Seit 2018 bereicherte Peter Gülke die Konzertreihe AUFTAKT regelmäßig mit seinen vom Publikum hochgeschätzten Gesprächskonzerten. Auch dieser Kammermusikabend war als Gesprächskonzert geplant; die Nachricht vom Tod Peter Gülkes durchkreuzt solches Planen nun für immer.

Peter Gülkes Leben und Schaffen kann als Grenzgang beschrieben werden: Da ist zunächst der biografische Weg von Ost nach West und wieder zurück in den Osten mit Weimar als Ausgangs- und Zielpunkt, dem sich eine zweite Grenzüberschreitung zugesellte: die selten so beeindruckend wie bei Peter Gülke geglückte Doppelexistenz als Musiker und Musikwissenschaftler. 1934 in Weimar geboren, studierte er an der hiesigen Franz-Liszt-Hochschule Musik, und trotz (wohl zu Recht) unterstelltem Mangel an Systemkonformität brachte er es, nach Zwischenstationen in Rudolstadt, Stendal, Potsdam, Stralsund und Dresden, bis zum Generalmusikdirektor der Staatskapelle Weimar. 1975 machte er erstmals als Musikwissenschaftler auf sich aufmerksam – mit dem heute als Klassiker gehandelten Buch über die Musik des europäischen Mittelalters „Mönche, Bürger, Minnesänger“. Von einem Gastspiel, das ihn 1983 nach Hamburg führte, kehrte Peter Gülke nicht in die DDR zurück.
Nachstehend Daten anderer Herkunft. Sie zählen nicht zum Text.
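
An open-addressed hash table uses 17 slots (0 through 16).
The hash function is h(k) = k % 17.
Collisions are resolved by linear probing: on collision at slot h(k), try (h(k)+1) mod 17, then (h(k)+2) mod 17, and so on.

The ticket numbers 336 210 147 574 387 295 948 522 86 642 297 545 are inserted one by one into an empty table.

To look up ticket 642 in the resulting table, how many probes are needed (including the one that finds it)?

Insert 336: h=13, slot 13 empty -> index 13.
Insert 210: h=6, slot 6 empty -> index 6.
Insert 147: h=11, slot 11 empty -> index 11.
Insert 574: h=13, slot 13 occupied -> index 14.
Insert 387: h=13, slots 13,14 occupied -> index 15.
Insert 295: h=6, slot 6 occupied -> index 7.
Insert 948: h=13, slots 13,14,15 occupied -> index 16.
Insert 522: h=12, slot 12 empty -> index 12.
Insert 86: h=1, slot 1 empty -> index 1.
Insert 642: h=13, slots 13,14,15,16 occupied -> index 0.
Insert 297: h=8, slot 8 empty -> index 8.
Insert 545: h=1, slot 1 occupied -> index 2.
Table: [642, 86, 545, -, -, -, 210, 295, 297, -, -, 147, 522, 336, 574, 387, 948]
Lookup 642: h=13, probe 13,14,15,16,0 → found at 0.

5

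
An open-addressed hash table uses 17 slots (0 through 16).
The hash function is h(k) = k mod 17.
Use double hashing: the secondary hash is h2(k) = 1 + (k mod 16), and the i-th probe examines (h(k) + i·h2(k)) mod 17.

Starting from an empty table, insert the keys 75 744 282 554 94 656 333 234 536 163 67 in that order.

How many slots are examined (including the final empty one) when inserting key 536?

4

Insert 75: h=7, slot 7 empty -> index 7.
Insert 744: h=13, slot 13 empty -> index 13.
Insert 282: h=10, slot 10 empty -> index 10.
Insert 554: h=10, h2=11, slot 10 occupied -> index 4.
Insert 94: h=9, slot 9 empty -> index 9.
Insert 656: h=10, h2=1, slot 10 occupied -> index 11.
Insert 333: h=10, h2=14, slots 10,7,4 occupied -> index 1.
Insert 234: h=13, h2=11, slots 13,7,1 occupied -> index 12.
Insert 536: h=9, h2=9, slots 9,1,10 occupied -> index 2.
Insert 163: h=10, h2=4, slot 10 occupied -> index 14.
Insert 67: h=16, slot 16 empty -> index 16.
Table: [∅, 333, 536, ∅, 554, ∅, ∅, 75, ∅, 94, 282, 656, 234, 744, 163, ∅, 67]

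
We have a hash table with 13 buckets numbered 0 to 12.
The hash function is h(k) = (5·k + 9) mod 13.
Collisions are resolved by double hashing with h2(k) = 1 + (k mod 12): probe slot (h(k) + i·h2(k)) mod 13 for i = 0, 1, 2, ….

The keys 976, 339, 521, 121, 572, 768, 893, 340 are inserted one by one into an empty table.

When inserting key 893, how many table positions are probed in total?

2

976: h=1 -> slot 1
339: h=1, h2=4, probe 1,5 -> slot 5
521: h=1, h2=6, probe 1,7 -> slot 7
121: h=3 -> slot 3
572: h=9 -> slot 9
768: h=1, h2=1, probe 1,2 -> slot 2
893: h=2, h2=6, probe 2,8 -> slot 8
340: h=6 -> slot 6
Table: [_, 976, 768, 121, _, 339, 340, 521, 893, 572, _, _, _]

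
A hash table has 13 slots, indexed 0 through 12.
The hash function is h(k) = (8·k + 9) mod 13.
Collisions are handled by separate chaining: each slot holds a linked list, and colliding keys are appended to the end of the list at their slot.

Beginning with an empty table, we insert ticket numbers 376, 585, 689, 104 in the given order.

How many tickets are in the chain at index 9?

3

376 → bucket 1
585 → bucket 9
689 → bucket 9 (collision)
104 → bucket 9 (collision)
Final buckets:
0: -
1: 376
2: -
3: -
4: -
5: -
6: -
7: -
8: -
9: 585 -> 689 -> 104
10: -
11: -
12: -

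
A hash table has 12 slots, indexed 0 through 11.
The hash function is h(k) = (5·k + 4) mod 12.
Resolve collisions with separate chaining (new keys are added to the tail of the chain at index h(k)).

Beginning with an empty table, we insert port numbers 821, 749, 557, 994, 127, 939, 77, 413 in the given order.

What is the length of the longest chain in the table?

5

Insert 821: h=5, bucket 5 empty → new chain.
Insert 749: h=5, bucket 5 nonempty → append to chain.
Insert 557: h=5, bucket 5 nonempty → append to chain.
Insert 994: h=6, bucket 6 empty → new chain.
Insert 127: h=3, bucket 3 empty → new chain.
Insert 939: h=7, bucket 7 empty → new chain.
Insert 77: h=5, bucket 5 nonempty → append to chain.
Insert 413: h=5, bucket 5 nonempty → append to chain.
Final buckets:
0: _
1: _
2: _
3: 127
4: _
5: 821 -> 749 -> 557 -> 77 -> 413
6: 994
7: 939
8: _
9: _
10: _
11: _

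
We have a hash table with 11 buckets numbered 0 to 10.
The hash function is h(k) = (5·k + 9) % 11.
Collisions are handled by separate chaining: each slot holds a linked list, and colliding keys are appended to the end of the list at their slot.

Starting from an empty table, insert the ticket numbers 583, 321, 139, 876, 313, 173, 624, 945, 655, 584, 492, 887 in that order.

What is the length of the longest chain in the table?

3

583 → bucket 9
321 → bucket 8
139 → bucket 0
876 → bucket 0 (collision)
313 → bucket 1
173 → bucket 5
624 → bucket 5 (collision)
945 → bucket 4
655 → bucket 6
584 → bucket 3
492 → bucket 5 (collision)
887 → bucket 0 (collision)
Final buckets:
0: 139 -> 876 -> 887
1: 313
2: -
3: 584
4: 945
5: 173 -> 624 -> 492
6: 655
7: -
8: 321
9: 583
10: -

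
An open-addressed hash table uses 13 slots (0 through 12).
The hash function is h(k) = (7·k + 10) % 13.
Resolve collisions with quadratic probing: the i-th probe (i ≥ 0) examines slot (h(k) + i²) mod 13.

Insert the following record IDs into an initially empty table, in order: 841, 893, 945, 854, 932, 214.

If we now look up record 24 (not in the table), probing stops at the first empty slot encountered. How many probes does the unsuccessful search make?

2

841: h=8 -> slot 8
893: h=8, probe 8,9 -> slot 9
945: h=8, probe 8,9,12 -> slot 12
854: h=8, probe 8,9,12,4 -> slot 4
932: h=8, probe 8,9,12,4,11 -> slot 11
214: h=0 -> slot 0
Table: [214, ∅, ∅, ∅, 854, ∅, ∅, ∅, 841, 893, ∅, 932, 945]
Lookup 24: h=9, probe 9,10 → slot 10 empty, not found.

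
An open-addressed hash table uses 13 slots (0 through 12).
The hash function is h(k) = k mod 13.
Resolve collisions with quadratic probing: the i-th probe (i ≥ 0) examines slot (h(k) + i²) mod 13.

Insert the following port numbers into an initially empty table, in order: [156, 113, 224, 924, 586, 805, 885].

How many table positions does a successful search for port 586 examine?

156 hashes to 0; slot 0 is free => place at 0.
113 hashes to 9; slot 9 is free => place at 9.
224 hashes to 3; slot 3 is free => place at 3.
924 hashes to 1; slot 1 is free => place at 1.
586 hashes to 1; 1 taken => place at 2.
805 hashes to 12; slot 12 is free => place at 12.
885 hashes to 1; 1,2 taken => place at 5.
Table: [156, 924, 586, 224, -, 885, -, -, -, 113, -, -, 805]
Lookup 586: h=1, probe 1,2 → found at 2.

2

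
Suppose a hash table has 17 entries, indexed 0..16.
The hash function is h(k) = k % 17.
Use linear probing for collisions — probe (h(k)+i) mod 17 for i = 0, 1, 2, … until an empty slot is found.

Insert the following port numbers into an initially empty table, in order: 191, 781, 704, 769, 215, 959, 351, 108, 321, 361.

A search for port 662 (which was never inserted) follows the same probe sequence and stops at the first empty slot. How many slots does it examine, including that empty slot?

2

191 hashes to 4; slot 4 is free → place at 4.
781 hashes to 16; slot 16 is free → place at 16.
704 hashes to 7; slot 7 is free → place at 7.
769 hashes to 4; 4 taken → place at 5.
215 hashes to 11; slot 11 is free → place at 11.
959 hashes to 7; 7 taken → place at 8.
351 hashes to 11; 11 taken → place at 12.
108 hashes to 6; slot 6 is free → place at 6.
321 hashes to 15; slot 15 is free → place at 15.
361 hashes to 4; 4,5,6,7,8 taken → place at 9.
Table: [_, _, _, _, 191, 769, 108, 704, 959, 361, _, 215, 351, _, _, 321, 781]
Lookup 662: h=16, probe 16,0 → slot 0 empty, not found.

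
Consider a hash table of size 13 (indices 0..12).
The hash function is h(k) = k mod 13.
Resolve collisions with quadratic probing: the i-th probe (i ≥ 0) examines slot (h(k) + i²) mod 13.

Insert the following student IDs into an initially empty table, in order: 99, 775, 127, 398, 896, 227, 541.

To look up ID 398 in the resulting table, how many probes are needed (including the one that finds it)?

3

99 hashes to 8; slot 8 is free → place at 8.
775 hashes to 8; 8 taken → place at 9.
127 hashes to 10; slot 10 is free → place at 10.
398 hashes to 8; 8,9 taken → place at 12.
896 hashes to 12; 12 taken → place at 0.
227 hashes to 6; slot 6 is free → place at 6.
541 hashes to 8; 8,9,12 taken → place at 4.
Table: [896, ∅, ∅, ∅, 541, ∅, 227, ∅, 99, 775, 127, ∅, 398]
Lookup 398: h=8, probe 8,9,12 → found at 12.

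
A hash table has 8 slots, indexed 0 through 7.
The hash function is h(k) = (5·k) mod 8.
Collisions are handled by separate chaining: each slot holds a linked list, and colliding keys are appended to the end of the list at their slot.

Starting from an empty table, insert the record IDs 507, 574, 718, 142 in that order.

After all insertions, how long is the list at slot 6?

507 -> bucket 7
574 -> bucket 6
718 -> bucket 6 (collision)
142 -> bucket 6 (collision)
Final buckets:
0: _
1: _
2: _
3: _
4: _
5: _
6: 574 -> 718 -> 142
7: 507

3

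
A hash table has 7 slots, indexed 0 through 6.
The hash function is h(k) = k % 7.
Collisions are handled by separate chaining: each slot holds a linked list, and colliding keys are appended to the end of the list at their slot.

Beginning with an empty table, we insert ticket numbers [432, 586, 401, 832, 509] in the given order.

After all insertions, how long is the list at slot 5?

3

Insert 432: h=5, bucket 5 empty -> new chain.
Insert 586: h=5, bucket 5 nonempty -> append to chain.
Insert 401: h=2, bucket 2 empty -> new chain.
Insert 832: h=6, bucket 6 empty -> new chain.
Insert 509: h=5, bucket 5 nonempty -> append to chain.
Final buckets:
0: _
1: _
2: 401
3: _
4: _
5: 432 -> 586 -> 509
6: 832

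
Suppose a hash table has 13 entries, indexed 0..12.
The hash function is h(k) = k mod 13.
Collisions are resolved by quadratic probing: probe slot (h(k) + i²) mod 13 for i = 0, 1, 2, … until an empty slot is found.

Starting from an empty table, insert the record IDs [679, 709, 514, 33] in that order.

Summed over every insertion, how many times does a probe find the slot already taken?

Insert 679: h=3, slot 3 empty → index 3.
Insert 709: h=7, slot 7 empty → index 7.
Insert 514: h=7, slot 7 occupied → index 8.
Insert 33: h=7, slots 7,8 occupied → index 11.
Table: [∅, ∅, ∅, 679, ∅, ∅, ∅, 709, 514, ∅, ∅, 33, ∅]

3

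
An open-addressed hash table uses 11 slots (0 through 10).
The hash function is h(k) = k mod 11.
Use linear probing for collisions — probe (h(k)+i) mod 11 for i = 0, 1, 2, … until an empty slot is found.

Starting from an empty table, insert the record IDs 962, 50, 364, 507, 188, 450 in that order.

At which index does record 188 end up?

3

Insert 962: h=5, slot 5 empty -> index 5.
Insert 50: h=6, slot 6 empty -> index 6.
Insert 364: h=1, slot 1 empty -> index 1.
Insert 507: h=1, slot 1 occupied -> index 2.
Insert 188: h=1, slots 1,2 occupied -> index 3.
Insert 450: h=10, slot 10 empty -> index 10.
Table: [—, 364, 507, 188, —, 962, 50, —, —, —, 450]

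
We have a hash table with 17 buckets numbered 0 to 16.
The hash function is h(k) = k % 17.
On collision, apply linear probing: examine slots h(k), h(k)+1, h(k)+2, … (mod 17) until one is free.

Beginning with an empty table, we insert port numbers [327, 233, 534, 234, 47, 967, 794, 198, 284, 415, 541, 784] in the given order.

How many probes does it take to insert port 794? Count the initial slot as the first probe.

327: h=4 -> slot 4
233: h=12 -> slot 12
534: h=7 -> slot 7
234: h=13 -> slot 13
47: h=13, probe 13,14 -> slot 14
967: h=15 -> slot 15
794: h=12, probe 12,13,14,15,16 -> slot 16
198: h=11 -> slot 11
284: h=12, probe 12,13,14,15,16,0 -> slot 0
415: h=7, probe 7,8 -> slot 8
541: h=14, probe 14,15,16,0,1 -> slot 1
784: h=2 -> slot 2
Table: [284, 541, 784, _, 327, _, _, 534, 415, _, _, 198, 233, 234, 47, 967, 794]

5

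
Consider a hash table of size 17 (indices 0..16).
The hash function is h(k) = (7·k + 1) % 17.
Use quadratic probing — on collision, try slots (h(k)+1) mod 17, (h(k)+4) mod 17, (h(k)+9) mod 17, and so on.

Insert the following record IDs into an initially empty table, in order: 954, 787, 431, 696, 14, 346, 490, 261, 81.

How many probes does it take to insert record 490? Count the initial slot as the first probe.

Insert 954: h=15, slot 15 empty → index 15.
Insert 787: h=2, slot 2 empty → index 2.
Insert 431: h=9, slot 9 empty → index 9.
Insert 696: h=11, slot 11 empty → index 11.
Insert 14: h=14, slot 14 empty → index 14.
Insert 346: h=9, slot 9 occupied → index 10.
Insert 490: h=14, slots 14,15 occupied → index 1.
Insert 261: h=9, slots 9,10 occupied → index 13.
Insert 81: h=7, slot 7 empty → index 7.
Table: [_, 490, 787, _, _, _, _, 81, _, 431, 346, 696, _, 261, 14, 954, _]

3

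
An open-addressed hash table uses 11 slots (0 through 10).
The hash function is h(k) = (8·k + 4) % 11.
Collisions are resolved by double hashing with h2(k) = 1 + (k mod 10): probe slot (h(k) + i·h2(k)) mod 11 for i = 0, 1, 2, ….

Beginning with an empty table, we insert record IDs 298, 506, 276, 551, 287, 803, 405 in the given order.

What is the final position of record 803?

298 hashes to 1; slot 1 is free → place at 1.
506 hashes to 4; slot 4 is free → place at 4.
276 hashes to 1, h2=7; 1 taken → place at 8.
551 hashes to 1, h2=2; 1 taken → place at 3.
287 hashes to 1, h2=8; 1 taken → place at 9.
803 hashes to 4, h2=4; 4,8,1 taken → place at 5.
405 hashes to 10; slot 10 is free → place at 10.
Table: [—, 298, —, 551, 506, 803, —, —, 276, 287, 405]

5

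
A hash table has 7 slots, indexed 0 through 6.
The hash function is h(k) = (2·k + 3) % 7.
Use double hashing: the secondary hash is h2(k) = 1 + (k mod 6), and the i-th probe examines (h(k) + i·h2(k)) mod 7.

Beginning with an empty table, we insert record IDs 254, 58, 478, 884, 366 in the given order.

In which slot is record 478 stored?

254 hashes to 0; slot 0 is free → place at 0.
58 hashes to 0, h2=5; 0 taken → place at 5.
478 hashes to 0, h2=5; 0,5 taken → place at 3.
884 hashes to 0, h2=3; 0,3 taken → place at 6.
366 hashes to 0, h2=1; 0 taken → place at 1.
Table: [254, 366, _, 478, _, 58, 884]

3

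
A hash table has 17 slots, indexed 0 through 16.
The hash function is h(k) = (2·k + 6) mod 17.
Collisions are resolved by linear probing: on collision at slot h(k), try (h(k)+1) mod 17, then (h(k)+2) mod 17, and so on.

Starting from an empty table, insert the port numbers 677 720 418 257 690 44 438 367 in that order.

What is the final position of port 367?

13

Insert 677: h=0, slot 0 empty => index 0.
Insert 720: h=1, slot 1 empty => index 1.
Insert 418: h=9, slot 9 empty => index 9.
Insert 257: h=10, slot 10 empty => index 10.
Insert 690: h=9, slots 9,10 occupied => index 11.
Insert 44: h=9, slots 9,10,11 occupied => index 12.
Insert 438: h=15, slot 15 empty => index 15.
Insert 367: h=9, slots 9,10,11,12 occupied => index 13.
Table: [677, 720, _, _, _, _, _, _, _, 418, 257, 690, 44, 367, _, 438, _]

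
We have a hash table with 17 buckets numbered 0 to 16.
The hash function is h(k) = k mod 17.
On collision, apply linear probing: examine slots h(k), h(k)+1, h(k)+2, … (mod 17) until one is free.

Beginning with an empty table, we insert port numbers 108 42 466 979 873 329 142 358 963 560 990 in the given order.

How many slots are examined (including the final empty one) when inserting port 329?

6

108: h=6 → slot 6
42: h=8 → slot 8
466: h=7 → slot 7
979: h=10 → slot 10
873: h=6, probe 6,7,8,9 → slot 9
329: h=6, probe 6,7,8,9,10,11 → slot 11
142: h=6, probe 6,7,8,9,10,11,12 → slot 12
358: h=1 → slot 1
963: h=11, probe 11,12,13 → slot 13
560: h=16 → slot 16
990: h=4 → slot 4
Table: [—, 358, —, —, 990, —, 108, 466, 42, 873, 979, 329, 142, 963, —, —, 560]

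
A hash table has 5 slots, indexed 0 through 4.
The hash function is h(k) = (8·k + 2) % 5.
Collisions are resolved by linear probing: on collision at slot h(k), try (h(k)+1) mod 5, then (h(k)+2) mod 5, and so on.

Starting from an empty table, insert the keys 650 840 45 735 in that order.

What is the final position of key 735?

650 hashes to 2; slot 2 is free -> place at 2.
840 hashes to 2; 2 taken -> place at 3.
45 hashes to 2; 2,3 taken -> place at 4.
735 hashes to 2; 2,3,4 taken -> place at 0.
Table: [735, ∅, 650, 840, 45]

0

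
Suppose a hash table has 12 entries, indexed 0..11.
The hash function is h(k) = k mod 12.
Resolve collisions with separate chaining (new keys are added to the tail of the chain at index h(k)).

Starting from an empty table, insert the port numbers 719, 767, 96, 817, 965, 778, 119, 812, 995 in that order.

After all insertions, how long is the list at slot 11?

719 → bucket 11
767 → bucket 11 (collision)
96 → bucket 0
817 → bucket 1
965 → bucket 5
778 → bucket 10
119 → bucket 11 (collision)
812 → bucket 8
995 → bucket 11 (collision)
Final buckets:
0: 96
1: 817
2: —
3: —
4: —
5: 965
6: —
7: —
8: 812
9: —
10: 778
11: 719 -> 767 -> 119 -> 995

4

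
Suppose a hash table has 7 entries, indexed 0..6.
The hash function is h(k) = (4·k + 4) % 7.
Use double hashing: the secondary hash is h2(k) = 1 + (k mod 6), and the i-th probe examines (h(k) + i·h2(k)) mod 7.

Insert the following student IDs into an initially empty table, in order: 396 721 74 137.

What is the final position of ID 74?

396: h=6 → slot 6
721: h=4 → slot 4
74: h=6, h2=3, probe 6,2 → slot 2
137: h=6, h2=6, probe 6,5 → slot 5
Table: [-, -, 74, -, 721, 137, 396]

2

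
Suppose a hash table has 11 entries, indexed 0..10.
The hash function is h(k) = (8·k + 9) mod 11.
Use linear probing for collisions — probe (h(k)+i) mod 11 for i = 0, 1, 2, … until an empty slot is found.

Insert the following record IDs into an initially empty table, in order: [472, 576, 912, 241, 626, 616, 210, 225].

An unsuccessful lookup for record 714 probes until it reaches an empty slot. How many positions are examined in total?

7

472 hashes to 1; slot 1 is free => place at 1.
576 hashes to 8; slot 8 is free => place at 8.
912 hashes to 1; 1 taken => place at 2.
241 hashes to 1; 1,2 taken => place at 3.
626 hashes to 1; 1,2,3 taken => place at 4.
616 hashes to 9; slot 9 is free => place at 9.
210 hashes to 6; slot 6 is free => place at 6.
225 hashes to 5; slot 5 is free => place at 5.
Table: [—, 472, 912, 241, 626, 225, 210, —, 576, 616, —]
Lookup 714: h=1, probe 1,2,3,4,5,6,7 → slot 7 empty, not found.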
Nach seiner Habilitation an der TU Berlin fand der Musikpraktiker einen neuen Schaffensort in Wuppertal, während der Theoretiker vielbeachtete Studien zu Brahms, Bruckner und Schubert veröffentlichte. Die Liste der ihm zugedachten Ehrungen ist lang und verzeichnet für die jüngere Vergangenheit den Ernst von Siemens Musikpreis und das Bundesverdienstkreuz am Bande. Zuletzt war Peter Gülke Chefdirigent der Brandenburger Symphoniker.

Wer dem Menschen Peter Gülke näherkommen möchte, sei auf sein letztes, gerade erschienenes Buch „Menschen Zeiten Musik“ verwiesen, in dem er sein Leben als Musiker und politisch denkender Zeitgenosse in pointierten Betrachtungen reflektiert. Mit Peter Gülke verliert das Klenke Quartett einen wertvollen Wegbegleiter und wichtigen Freund. Seine Abwesenheit wird nicht auszugleichen sein, aber die Fehlstellen dieses Konzerts mit Musik von Franz Schubert ausgefüllt zu wissen, wird ihn gefreut haben.